Mr Solana arrived in Tbilisi, the capital of Georgia, for a three-nation tour of ex-Soviet republics in the Caucasus, including Armenia and Azerbaijan - a strategically vital region over which Moscow has been striving to maintain influence.

None of his critics - beyond the more extreme elements in Moscow - disputes Nato's right to visit independent nations, but questions have been raised about the timing, which comes amid uncertainty over the future course of Russia. "It is very unfortunate," one Western diplomat said.

Billed by Nato as an effort to build further co-operation with the Caucasus republics, the Solana trip coincides with a debate in the West over who is responsible for what some analysts characterise as the "loss" of Russia.

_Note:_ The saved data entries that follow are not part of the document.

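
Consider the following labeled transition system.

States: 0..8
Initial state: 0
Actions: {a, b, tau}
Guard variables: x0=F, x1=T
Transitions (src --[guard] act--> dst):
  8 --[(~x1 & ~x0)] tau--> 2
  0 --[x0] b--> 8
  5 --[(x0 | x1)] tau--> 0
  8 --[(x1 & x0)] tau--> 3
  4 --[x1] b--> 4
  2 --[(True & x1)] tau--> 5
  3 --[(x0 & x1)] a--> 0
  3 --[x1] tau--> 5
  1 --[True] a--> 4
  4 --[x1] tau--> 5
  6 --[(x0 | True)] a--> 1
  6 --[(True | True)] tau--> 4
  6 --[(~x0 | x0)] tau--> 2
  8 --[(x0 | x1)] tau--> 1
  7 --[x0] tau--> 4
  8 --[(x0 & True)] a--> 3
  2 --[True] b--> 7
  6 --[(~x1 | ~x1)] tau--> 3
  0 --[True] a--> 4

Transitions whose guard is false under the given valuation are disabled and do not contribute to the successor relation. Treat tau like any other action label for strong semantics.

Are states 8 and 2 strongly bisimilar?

Compute ~ classes (split until stable):
  π0 = {{0,1,2,3,4,5,6,7,8}}
  π1 = {{0,1},{2,4},{3,5,8},{6},{7}}
  π2 = {{0,1},{2},{3},{4},{5,8},{6},{7}}
stable after 3 split(s): 7 block(s)
class of 8: {5,8}; class of 2: {2}

Answer: NOT BISIMILAR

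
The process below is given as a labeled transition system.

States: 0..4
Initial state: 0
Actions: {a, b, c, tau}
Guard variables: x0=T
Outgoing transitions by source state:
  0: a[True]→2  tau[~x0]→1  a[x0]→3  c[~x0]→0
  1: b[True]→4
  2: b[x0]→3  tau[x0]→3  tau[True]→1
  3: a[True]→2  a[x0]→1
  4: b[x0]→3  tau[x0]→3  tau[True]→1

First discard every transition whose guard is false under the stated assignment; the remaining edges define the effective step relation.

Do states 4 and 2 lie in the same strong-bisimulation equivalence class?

Answer: BISIMILAR

Trace:
Refine partition for ~:
  π0 = {{0,1,2,3,4}}
  π1 = {{0,3},{1},{2,4}}
  π2 = {{0},{1},{2,4},{3}}
stable after 3 split(s): 4 block(s)
class of 4: {2,4}; class of 2: {2,4}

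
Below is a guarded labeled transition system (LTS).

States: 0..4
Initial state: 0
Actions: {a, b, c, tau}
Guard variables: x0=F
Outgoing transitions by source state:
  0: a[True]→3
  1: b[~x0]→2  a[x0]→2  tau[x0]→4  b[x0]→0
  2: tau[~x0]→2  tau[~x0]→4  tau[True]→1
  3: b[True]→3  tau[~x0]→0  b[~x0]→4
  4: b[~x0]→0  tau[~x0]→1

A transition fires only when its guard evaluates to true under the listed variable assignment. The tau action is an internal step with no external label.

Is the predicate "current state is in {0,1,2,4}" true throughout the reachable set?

Inv-set: {0,1,2,4}
R = {0,1,2,3,4}
  0: ✓
  1: ✓
  2: ✓
  3: outside
  4: ✓
witness against invariant: a → 3

Answer: INVARIANT VIOLATED at state 3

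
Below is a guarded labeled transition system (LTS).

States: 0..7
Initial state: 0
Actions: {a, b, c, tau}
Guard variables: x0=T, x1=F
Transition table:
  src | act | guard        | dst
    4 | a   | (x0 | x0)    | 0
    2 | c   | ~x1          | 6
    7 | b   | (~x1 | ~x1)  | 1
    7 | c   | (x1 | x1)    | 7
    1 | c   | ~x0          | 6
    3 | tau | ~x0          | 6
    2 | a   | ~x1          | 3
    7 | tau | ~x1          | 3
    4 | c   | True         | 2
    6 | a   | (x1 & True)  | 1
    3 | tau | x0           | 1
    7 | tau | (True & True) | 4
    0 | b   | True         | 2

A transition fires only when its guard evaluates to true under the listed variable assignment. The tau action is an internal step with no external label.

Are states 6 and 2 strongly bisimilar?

Refine partition for ~:
  P[0] = {{0,1,2,3,4,5,6,7}}
  P[1] = {{0},{1,5,6},{2,4},{3},{7}}
  P[2] = {{0},{1,5,6},{2},{3},{4},{7}}
6 equivalence class(es) (converged in 3)
6∈{1,5,6}, 2∈{2}

Answer: NOT BISIMILAR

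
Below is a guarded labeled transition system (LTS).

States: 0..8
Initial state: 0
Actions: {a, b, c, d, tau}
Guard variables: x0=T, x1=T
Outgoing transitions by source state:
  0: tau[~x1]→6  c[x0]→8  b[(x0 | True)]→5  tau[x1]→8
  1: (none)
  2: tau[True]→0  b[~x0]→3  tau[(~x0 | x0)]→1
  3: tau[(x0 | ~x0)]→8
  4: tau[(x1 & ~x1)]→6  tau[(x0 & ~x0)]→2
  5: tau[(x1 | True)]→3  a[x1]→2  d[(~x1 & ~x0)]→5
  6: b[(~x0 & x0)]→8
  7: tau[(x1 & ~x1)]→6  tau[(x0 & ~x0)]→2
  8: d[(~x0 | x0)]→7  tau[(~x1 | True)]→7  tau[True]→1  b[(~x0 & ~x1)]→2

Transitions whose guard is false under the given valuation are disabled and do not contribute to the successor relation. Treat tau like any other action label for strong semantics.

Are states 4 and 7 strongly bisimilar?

Answer: BISIMILAR

Analysis:
Bisimulation quotient by refinement:
  P[0] = {{0,1,2,3,4,5,6,7,8}}
  P[1] = {{0},{1,4,6,7},{2,3},{5},{8}}
  P[2] = {{0},{1,4,6,7},{2},{3},{5},{8}}
6 equivalence class(es) (converged in 3)
class of 4: {1,4,6,7}; class of 7: {1,4,6,7}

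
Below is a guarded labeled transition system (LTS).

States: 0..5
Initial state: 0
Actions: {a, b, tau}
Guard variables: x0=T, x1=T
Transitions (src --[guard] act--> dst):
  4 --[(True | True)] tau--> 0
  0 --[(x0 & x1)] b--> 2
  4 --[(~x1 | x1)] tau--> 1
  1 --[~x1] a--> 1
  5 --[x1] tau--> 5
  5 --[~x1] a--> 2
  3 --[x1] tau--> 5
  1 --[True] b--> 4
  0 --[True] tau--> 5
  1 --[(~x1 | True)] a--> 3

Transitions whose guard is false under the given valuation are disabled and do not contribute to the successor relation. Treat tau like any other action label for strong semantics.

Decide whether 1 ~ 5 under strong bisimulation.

Answer: NOT BISIMILAR

Working:
Refine partition for ~:
  π0 = {{0,1,2,3,4,5}}
  π1 = {{0},{1},{2},{3,4,5}}
  π2 = {{0},{1},{2},{3,5},{4}}
5 equivalence class(es) (converged in 3)
[1]={1}  [5]={3,5}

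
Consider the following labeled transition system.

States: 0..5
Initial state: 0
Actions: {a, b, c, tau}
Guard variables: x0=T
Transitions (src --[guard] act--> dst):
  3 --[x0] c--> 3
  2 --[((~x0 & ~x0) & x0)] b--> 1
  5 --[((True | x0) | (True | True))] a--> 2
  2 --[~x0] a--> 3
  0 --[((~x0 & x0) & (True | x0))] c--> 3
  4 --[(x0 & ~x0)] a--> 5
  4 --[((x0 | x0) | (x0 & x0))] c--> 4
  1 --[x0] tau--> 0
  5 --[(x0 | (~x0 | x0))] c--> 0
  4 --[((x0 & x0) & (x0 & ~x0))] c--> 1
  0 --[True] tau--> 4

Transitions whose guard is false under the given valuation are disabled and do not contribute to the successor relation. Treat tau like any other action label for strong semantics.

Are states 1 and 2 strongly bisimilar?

Answer: NOT BISIMILAR

Analysis:
Compute ~ classes (split until stable):
  π0 = {{0,1,2,3,4,5}}
  π1 = {{0,1},{2},{3,4},{5}}
  π2 = {{0},{1},{2},{3,4},{5}}
Fixed point at round 3; 5 class(es).
class of 1: {1}; class of 2: {2}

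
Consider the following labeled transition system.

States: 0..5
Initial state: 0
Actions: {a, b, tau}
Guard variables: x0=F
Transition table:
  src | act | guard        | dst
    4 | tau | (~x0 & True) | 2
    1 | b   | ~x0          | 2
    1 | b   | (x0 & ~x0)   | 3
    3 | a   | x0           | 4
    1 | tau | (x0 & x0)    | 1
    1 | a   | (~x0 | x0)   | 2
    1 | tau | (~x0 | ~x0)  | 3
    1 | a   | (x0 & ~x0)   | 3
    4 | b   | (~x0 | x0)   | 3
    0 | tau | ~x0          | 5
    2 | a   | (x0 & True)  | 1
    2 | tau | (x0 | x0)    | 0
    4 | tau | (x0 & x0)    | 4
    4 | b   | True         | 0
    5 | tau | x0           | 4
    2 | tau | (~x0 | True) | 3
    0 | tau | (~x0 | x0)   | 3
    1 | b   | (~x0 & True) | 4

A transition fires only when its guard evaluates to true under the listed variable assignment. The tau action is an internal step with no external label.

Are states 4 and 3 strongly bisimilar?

Bisimulation quotient by refinement:
  π0 = {{0,1,2,3,4,5}}
  π1 = {{0,2},{1},{3,5},{4}}
Fixed point at round 2; 4 class(es).
4∈{4}, 3∈{3,5}

Answer: NOT BISIMILAR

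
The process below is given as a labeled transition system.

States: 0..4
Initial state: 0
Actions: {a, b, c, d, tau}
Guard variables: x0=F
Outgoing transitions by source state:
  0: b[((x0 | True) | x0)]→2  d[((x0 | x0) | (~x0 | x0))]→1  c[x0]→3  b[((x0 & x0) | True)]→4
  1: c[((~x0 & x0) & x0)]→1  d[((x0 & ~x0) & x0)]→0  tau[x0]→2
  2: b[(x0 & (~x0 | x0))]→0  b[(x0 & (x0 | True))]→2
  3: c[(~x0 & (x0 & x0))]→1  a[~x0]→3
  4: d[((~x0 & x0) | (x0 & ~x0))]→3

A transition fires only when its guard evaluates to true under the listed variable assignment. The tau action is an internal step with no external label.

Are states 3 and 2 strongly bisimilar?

Bisimulation quotient by refinement:
  π0 = {{0,1,2,3,4}}
  π1 = {{0},{1,2,4},{3}}
Fixed point at round 2; 3 class(es).
class of 3: {3}; class of 2: {1,2,4}

Answer: NOT BISIMILAR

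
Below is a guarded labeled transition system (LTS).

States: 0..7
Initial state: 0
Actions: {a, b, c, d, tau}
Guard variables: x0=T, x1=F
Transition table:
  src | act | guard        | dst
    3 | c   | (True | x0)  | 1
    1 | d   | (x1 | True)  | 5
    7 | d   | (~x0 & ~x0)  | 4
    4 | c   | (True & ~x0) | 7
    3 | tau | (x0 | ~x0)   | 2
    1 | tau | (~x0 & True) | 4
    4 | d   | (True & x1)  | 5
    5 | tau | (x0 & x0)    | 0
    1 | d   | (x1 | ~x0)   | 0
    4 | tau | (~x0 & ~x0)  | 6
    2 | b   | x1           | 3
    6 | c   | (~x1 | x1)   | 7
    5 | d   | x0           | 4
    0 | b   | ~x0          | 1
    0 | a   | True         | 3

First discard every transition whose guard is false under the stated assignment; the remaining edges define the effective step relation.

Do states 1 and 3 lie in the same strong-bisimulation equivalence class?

Answer: NOT BISIMILAR

Trace:
Compute ~ classes (split until stable):
  π0 = {{0,1,2,3,4,5,6,7}}
  π1 = {{0},{1},{2,4,7},{3},{5},{6}}
stable after 2 split(s): 6 block(s)
class of 1: {1}; class of 3: {3}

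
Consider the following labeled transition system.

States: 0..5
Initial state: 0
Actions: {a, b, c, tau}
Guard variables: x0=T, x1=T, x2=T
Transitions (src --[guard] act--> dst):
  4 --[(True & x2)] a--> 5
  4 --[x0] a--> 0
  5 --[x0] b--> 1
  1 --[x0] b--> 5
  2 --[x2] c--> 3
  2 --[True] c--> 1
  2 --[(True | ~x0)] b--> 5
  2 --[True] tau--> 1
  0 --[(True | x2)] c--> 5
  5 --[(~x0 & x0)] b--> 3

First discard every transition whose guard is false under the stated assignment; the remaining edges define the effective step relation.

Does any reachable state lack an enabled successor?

Reach set: {0,1,5}
  0: c→5  [1 exit(s)]
  1: b→5  [1 exit(s)]
  5: b→1  [1 exit(s)]

Answer: DEADLOCK-FREE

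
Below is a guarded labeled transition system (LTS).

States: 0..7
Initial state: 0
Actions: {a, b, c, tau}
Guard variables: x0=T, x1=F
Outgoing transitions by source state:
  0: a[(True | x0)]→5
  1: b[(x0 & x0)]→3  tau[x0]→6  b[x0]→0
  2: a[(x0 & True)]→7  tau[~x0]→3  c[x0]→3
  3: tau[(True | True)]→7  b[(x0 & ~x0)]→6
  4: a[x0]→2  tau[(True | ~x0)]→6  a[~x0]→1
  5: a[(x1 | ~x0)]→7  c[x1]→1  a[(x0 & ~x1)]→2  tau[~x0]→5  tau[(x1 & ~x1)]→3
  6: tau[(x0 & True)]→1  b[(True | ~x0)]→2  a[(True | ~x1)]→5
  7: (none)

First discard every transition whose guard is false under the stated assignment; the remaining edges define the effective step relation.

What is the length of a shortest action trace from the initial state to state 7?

Breadth-first toward 7:
  depth 0: {0}
  depth 1: {5}
  depth 2: {2}
  depth 3: {3,7}
first hit 7 at d=3 via a·a·a

Answer: 3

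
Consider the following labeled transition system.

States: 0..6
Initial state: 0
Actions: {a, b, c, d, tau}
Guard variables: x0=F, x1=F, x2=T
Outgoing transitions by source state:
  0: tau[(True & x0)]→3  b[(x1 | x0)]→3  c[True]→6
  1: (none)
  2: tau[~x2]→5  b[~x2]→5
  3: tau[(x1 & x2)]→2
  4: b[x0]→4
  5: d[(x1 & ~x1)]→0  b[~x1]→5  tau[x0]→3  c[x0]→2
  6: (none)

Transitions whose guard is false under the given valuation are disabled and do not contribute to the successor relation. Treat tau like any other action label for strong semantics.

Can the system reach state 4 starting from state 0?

Answer: UNREACHABLE

Working:
After dropping false guards: 2 live edges.
depth 0: {0}
depth 1: {6}  cumulative {0,6}
Reachable = {0,6}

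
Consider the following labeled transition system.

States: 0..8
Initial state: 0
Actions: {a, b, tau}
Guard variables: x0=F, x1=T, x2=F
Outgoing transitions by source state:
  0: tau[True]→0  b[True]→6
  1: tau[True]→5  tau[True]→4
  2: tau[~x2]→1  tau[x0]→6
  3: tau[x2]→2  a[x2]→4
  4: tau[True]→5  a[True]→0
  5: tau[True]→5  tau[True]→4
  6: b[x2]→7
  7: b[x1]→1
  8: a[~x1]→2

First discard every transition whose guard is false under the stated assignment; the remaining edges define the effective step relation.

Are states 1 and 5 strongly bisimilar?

Answer: BISIMILAR

Working:
Bisimulation quotient by refinement:
  P[0] = {{0,1,2,3,4,5,6,7,8}}
  P[1] = {{0},{1,2,5},{3,6,8},{4},{7}}
  P[2] = {{0},{1,5},{2},{3,6,8},{4},{7}}
Fixed point at round 3; 6 class(es).
1∈{1,5}, 5∈{1,5}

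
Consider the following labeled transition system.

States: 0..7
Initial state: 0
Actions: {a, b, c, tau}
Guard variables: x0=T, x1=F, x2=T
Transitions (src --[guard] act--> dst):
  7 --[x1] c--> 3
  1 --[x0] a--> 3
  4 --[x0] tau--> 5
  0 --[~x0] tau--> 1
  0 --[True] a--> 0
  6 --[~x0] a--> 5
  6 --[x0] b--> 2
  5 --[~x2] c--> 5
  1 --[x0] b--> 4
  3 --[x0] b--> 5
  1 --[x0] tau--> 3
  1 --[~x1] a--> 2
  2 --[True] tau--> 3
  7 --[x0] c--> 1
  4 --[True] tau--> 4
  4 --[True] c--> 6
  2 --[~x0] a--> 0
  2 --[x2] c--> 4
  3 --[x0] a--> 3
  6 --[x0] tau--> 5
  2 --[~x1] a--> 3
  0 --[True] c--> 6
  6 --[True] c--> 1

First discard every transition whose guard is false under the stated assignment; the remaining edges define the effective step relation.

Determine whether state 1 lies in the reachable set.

Guard filter leaves 18 enabled edge(s).
Layer 0: {0}
Layer 1: {6}  cumulative {0,6}
Layer 2: {1,2,5}  cumulative {0,1,2,5,6}
Layer 3: {3,4}  cumulative {0,1,2,3,4,5,6}
Reachable = {0,1,2,3,4,5,6}
witness 1: c·c

Answer: REACHABLE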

Mr Solana has chipped in, lambasting Western powers for lacking leadership or strategy. Yet Nato, whose expansion into Eastern Europe has long been a bone of contention with Russia, has ensured it gets a share of the blame by parading its colours on Russia's southern flank in a particularly uncertain period. In the past month, the flagship of the US Sixth Fleet, USS LaSalle, has been steaming around the Black Sea.

More than two weeks after his appointment, Yevgeny Primakov, the Prime Minister, has yet to complete his government. Doubts abound over how long it will last. And no one can be certain whether Moscow will espouse the mantra of market capitalism or whether anti-Western forces will prevail.